Mme Primevert, Mme L'Eleu de La Simone

Avocats :

Me Bouzidi-Fabre, Me Meyung-Marchand, Me Pimor, Me Labbas

T. com. Paris, du 15 avr. 2019, n° 17/01…

15 avril 2019

La société Ineo Télésécurité Services est une société spécialisée dans la télésurveillance et le gardiennage. Pour assurer la surveillance et la sécurité incendie du site de l'un de ses clients (GRT Gaz), elle a fait appel à la sas MSI Sécurité qui a pour activité de mettre à disposition des agents spécialisés Sécurité et SSIAP (Service de Sécurité Incendie et Assistance à Personnes). A compter du 1er novembre 2012, la société Ineo Télésécurité Services a sous-traité à la société MSI Sécurité des prestations de sécurité privée sur les sites industriels de son client la société GRT Gaz. Après ce premier contrat, les parties signent un contrat-cadre le 1er janvier 2013. Le 31 mars 2014 la société Ineo a adressé par lettre recommandée avec avis de réception une résiliation du contrat de service conclu entre elles à effet au 4 avril 2014 à raison de l'agissement fautif d'un employé de MSI soupçonné d'avoir téléchargé, dans les locaux et sur un ordinateur du client, des films dont le visionnage est passible de poursuites pénales. 
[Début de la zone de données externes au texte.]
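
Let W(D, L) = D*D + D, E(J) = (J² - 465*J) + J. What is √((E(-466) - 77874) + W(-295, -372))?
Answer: 2*√110559 ≈ 665.01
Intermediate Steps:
E(J) = J² - 464*J
W(D, L) = D + D² (W(D, L) = D² + D = D + D²)
√((E(-466) - 77874) + W(-295, -372)) = √((-466*(-464 - 466) - 77874) - 295*(1 - 295)) = √((-466*(-930) - 77874) - 295*(-294)) = √((433380 - 77874) + 86730) = √(355506 + 86730) = √442236 = 2*√110559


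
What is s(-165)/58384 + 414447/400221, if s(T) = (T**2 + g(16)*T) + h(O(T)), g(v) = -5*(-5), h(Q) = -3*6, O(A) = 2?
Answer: 5572495795/3894417144 ≈ 1.4309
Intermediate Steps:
h(Q) = -18
g(v) = 25
s(T) = -18 + T**2 + 25*T (s(T) = (T**2 + 25*T) - 18 = -18 + T**2 + 25*T)
s(-165)/58384 + 414447/400221 = (-18 + (-165)**2 + 25*(-165))/58384 + 414447/400221 = (-18 + 27225 - 4125)*(1/58384) + 414447*(1/400221) = 23082*(1/58384) + 138149/133407 = 11541/29192 + 138149/133407 = 5572495795/3894417144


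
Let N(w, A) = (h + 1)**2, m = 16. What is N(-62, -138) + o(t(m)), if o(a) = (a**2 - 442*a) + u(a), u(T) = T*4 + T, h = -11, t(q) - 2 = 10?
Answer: -5000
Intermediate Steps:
t(q) = 12 (t(q) = 2 + 10 = 12)
u(T) = 5*T (u(T) = 4*T + T = 5*T)
N(w, A) = 100 (N(w, A) = (-11 + 1)**2 = (-10)**2 = 100)
o(a) = a**2 - 437*a (o(a) = (a**2 - 442*a) + 5*a = a**2 - 437*a)
N(-62, -138) + o(t(m)) = 100 + 12*(-437 + 12) = 100 + 12*(-425) = 100 - 5100 = -5000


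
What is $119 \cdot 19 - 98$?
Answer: $2163$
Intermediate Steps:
$119 \cdot 19 - 98 = 2261 - 98 = 2163$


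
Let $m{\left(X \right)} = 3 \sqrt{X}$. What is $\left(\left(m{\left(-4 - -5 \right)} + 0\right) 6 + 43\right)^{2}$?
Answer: $3721$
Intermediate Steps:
$\left(\left(m{\left(-4 - -5 \right)} + 0\right) 6 + 43\right)^{2} = \left(\left(3 \sqrt{-4 - -5} + 0\right) 6 + 43\right)^{2} = \left(\left(3 \sqrt{-4 + 5} + 0\right) 6 + 43\right)^{2} = \left(\left(3 \sqrt{1} + 0\right) 6 + 43\right)^{2} = \left(\left(3 \cdot 1 + 0\right) 6 + 43\right)^{2} = \left(\left(3 + 0\right) 6 + 43\right)^{2} = \left(3 \cdot 6 + 43\right)^{2} = \left(18 + 43\right)^{2} = 61^{2} = 3721$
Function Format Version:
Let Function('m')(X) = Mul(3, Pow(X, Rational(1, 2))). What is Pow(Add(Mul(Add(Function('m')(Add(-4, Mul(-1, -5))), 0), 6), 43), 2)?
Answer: 3721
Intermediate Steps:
Pow(Add(Mul(Add(Function('m')(Add(-4, Mul(-1, -5))), 0), 6), 43), 2) = Pow(Add(Mul(Add(Mul(3, Pow(Add(-4, Mul(-1, -5)), Rational(1, 2))), 0), 6), 43), 2) = Pow(Add(Mul(Add(Mul(3, Pow(Add(-4, 5), Rational(1, 2))), 0), 6), 43), 2) = Pow(Add(Mul(Add(Mul(3, Pow(1, Rational(1, 2))), 0), 6), 43), 2) = Pow(Add(Mul(Add(Mul(3, 1), 0), 6), 43), 2) = Pow(Add(Mul(Add(3, 0), 6), 43), 2) = Pow(Add(Mul(3, 6), 43), 2) = Pow(Add(18, 43), 2) = Pow(61, 2) = 3721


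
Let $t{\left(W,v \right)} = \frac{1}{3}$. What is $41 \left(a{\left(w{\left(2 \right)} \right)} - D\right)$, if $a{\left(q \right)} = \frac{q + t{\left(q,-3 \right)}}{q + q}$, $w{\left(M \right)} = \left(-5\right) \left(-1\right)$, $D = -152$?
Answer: $\frac{93808}{15} \approx 6253.9$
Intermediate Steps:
$w{\left(M \right)} = 5$
$t{\left(W,v \right)} = \frac{1}{3}$
$a{\left(q \right)} = \frac{\frac{1}{3} + q}{2 q}$ ($a{\left(q \right)} = \frac{q + \frac{1}{3}}{q + q} = \frac{\frac{1}{3} + q}{2 q}$)
$41 \left(a{\left(w{\left(2 \right)} \right)} - D\right) = 41 \left(\frac{1 + 3 \cdot 5}{6 \cdot 5} - -152\right) = 41 \left(\frac{1}{6} \cdot \frac{1}{5} \left(1 + 15\right) + 152\right) = 41 \left(\frac{1}{6} \cdot \frac{1}{5} \cdot 16 + 152\right) = 41 \left(\frac{8}{15} + 152\right) = 41 \cdot \frac{2288}{15} = \frac{93808}{15}$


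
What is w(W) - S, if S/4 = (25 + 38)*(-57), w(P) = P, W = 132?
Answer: 14496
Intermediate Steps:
S = -14364 (S = 4*((25 + 38)*(-57)) = 4*(63*(-57)) = 4*(-3591) = -14364)
w(W) - S = 132 - 1*(-14364) = 132 + 14364 = 14496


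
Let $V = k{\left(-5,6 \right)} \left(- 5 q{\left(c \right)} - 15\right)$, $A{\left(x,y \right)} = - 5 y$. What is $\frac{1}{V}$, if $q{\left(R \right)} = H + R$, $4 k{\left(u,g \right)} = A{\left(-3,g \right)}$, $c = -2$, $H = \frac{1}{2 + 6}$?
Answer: $\frac{16}{675} \approx 0.023704$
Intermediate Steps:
$H = \frac{1}{8} \approx 0.125$
$k{\left(u,g \right)} = - \frac{5 g}{4}$ ($k{\left(u,g \right)} = \frac{\left(-5\right) g}{4} = - \frac{5 g}{4}$)
$q{\left(R \right)} = \frac{1}{8} + R$
$V = \frac{675}{16}$ ($V = \left(- \frac{5}{4}\right) 6 \left(- 5 \left(\frac{1}{8} - 2\right) - 15\right) = - \frac{15 \left(\left(-5\right) \left(- \frac{15}{8}\right) - 15\right)}{2} = - \frac{15 \left(\frac{75}{8} - 15\right)}{2} = \left(- \frac{15}{2}\right) \left(- \frac{45}{8}\right) = \frac{675}{16} \approx 42.188$)
$\frac{1}{V} = \frac{1}{\frac{675}{16}} = \frac{16}{675}$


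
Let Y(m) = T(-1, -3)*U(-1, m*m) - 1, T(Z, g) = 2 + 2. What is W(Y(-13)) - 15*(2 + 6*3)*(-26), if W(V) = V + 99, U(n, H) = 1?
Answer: 7902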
Par assignation en référé du 5 août 2014, la société MSI Sécurité a demandé au président du tribunal de commerce de Nanterre de condamner la société Ineo Télésécurité à lui payer en principal la somme de 39 699,92 euros au titre de ses factures de prestation de services, augmentée des intérêts légaux. Suivant ordonnance du 25 septembre 2014, le président a constaté la remise à la barre par la société Ineo d'un chèque bancaire d'un montant de 21 879,74 euros et a dit n'y avoir lieu à référé sur le surplus.

Suivant acte du 27 mars 2015, la société MSI a fait assigner la société Ineo Télésécurité devant le tribunal de commerce de Nanterre. Par jugement du 20 octobre 2016, le tribunal de commerce de Nanterre s'est déclaré incompétent au profit du tribunal de commerce de Paris.

Par jugement du 15 avril 2019 le tribunal de commerce de Paris, retenant qu'il existait des relations commerciales suivies, régulières et stables entre les parties depuis novembre 2012 et que la société Ineo ne produisait aucun autre élément de preuve de l'infraction invoquée que le témoignage d'un employé, a :

dit que la snc Ineo Télésécurité Services a rompu de manière brutale le contrat cadre du 1er janvier 2013 conclu la snc Ineo Télésécurité Services et la Sas MSI Sécurité,

condamné la snc Ineo Télésécurité Services à payer la Sas MSI Sécurité la somme de 52 668 euros au titre de dommages et intérêts pour rupture brutale du contrat,

condamné la snc Ineo Télésécurité Services à payer à la Sas MSI Sécurité la somme de 17 820,18 euros TTC au titre des factures 14 03 037 038, 039 et 14 04 004, 005, 006, 007, augmentée des intérêts au taux légal à compter du 19 juin 2014,

condamné la snc Ineo Télésécurité Services à payer la sas MSI Sécurité la somme de 4 000 euros au titre de l'article 700 du code de procédure civile,

débouté les parties de leurs demandes autres, plus amples ou contraires,

ordonné l'exécution provisoire,

condamné la snc Ineo Télésécurité Services aux dépens.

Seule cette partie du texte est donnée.